Some things are better left unsaid, Feb. 15, 2006
I wrote a column in the print edition Tuesday about the gun violence that has been inflicted on Suffolk in recent months. It was based on a Sunday story in the New York Times that said it’s happening everywhere, mostly because more people have guns and rather than argue with someone or try to beat them up as we used to do, now we’re just whipping out our glock and popping a couple caps in them.
Almost as an after thought, with news about Vice President Cheney shooting some dude while hunting still fresh, I made a passing mention of it. It was really more an afterthought. After putting the piece in the can, it crossed my mind it might not be appropriate, but I just couldn’t resist. Up until now, I thought Mr. Cheney was merely a menace to Americans’ civil liberties, the cause of open government and our country’s reputation in the world. But he’s much more than that.
The column got some response.
In addition to a letter to the editor raking me over the coals (you’d think I was the one who shot someone) one nice lady called and told me she has never called a newspaper in her life but that as an American, she thought my comments were offensive. I told her I was afraid that might happen and apologized to her for offending her, though in the back of my mind I wondered if she had called Jon Stewart on the Daily Show, David Letterman, Jay Leno and just about every other media outlet in the known universe that had justifiably had some fun at the vice president’s expense.
For that matter, did she call the White House, which was trying to joke the matter off yesterday morning before word came down that the victim, Harry Whittington, had suffered a heart attack after some of Cheney’s birdshot migrated to his heart?
Another lady called, said she read the column, and though that wasn’t exactly what she was calling about, she wanted the newspaper to help her with a situation with her daughter.

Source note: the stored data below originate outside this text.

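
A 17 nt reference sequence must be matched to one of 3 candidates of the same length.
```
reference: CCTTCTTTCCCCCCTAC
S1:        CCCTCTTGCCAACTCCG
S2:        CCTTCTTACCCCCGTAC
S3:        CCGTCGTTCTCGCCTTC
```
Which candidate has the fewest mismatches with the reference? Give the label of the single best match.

S1 differs at 8 bases; S2 differs at 2 bases; S3 differs at 5 bases. The closest is S2.

S2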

The 14-year-old girl is apparently a handful for the mother, frequently running away from home and otherwise causing trouble. The woman said she had called Maurv Povich four times and had not heard back from him. She had also called the police for help and all they did was arrest her for child abuse.
“I believe in corporeal punishment,” she said proudly.
I wanted to say, “Ma’am, perhaps if you did not beat the child, she might be more inclined to stay around the house,” but I thought better of it. I’m not in the personal advice business and it’s typically better in these situations to just let the person get what they have to say off their chests, particularly when they are admittedly inclined to violence.
I told her I didn’t know of anything the newspaper could do to help her, but I wished her luck with it.
Actually, it’s the kid that I hope has some luck. It sounds like she could use it.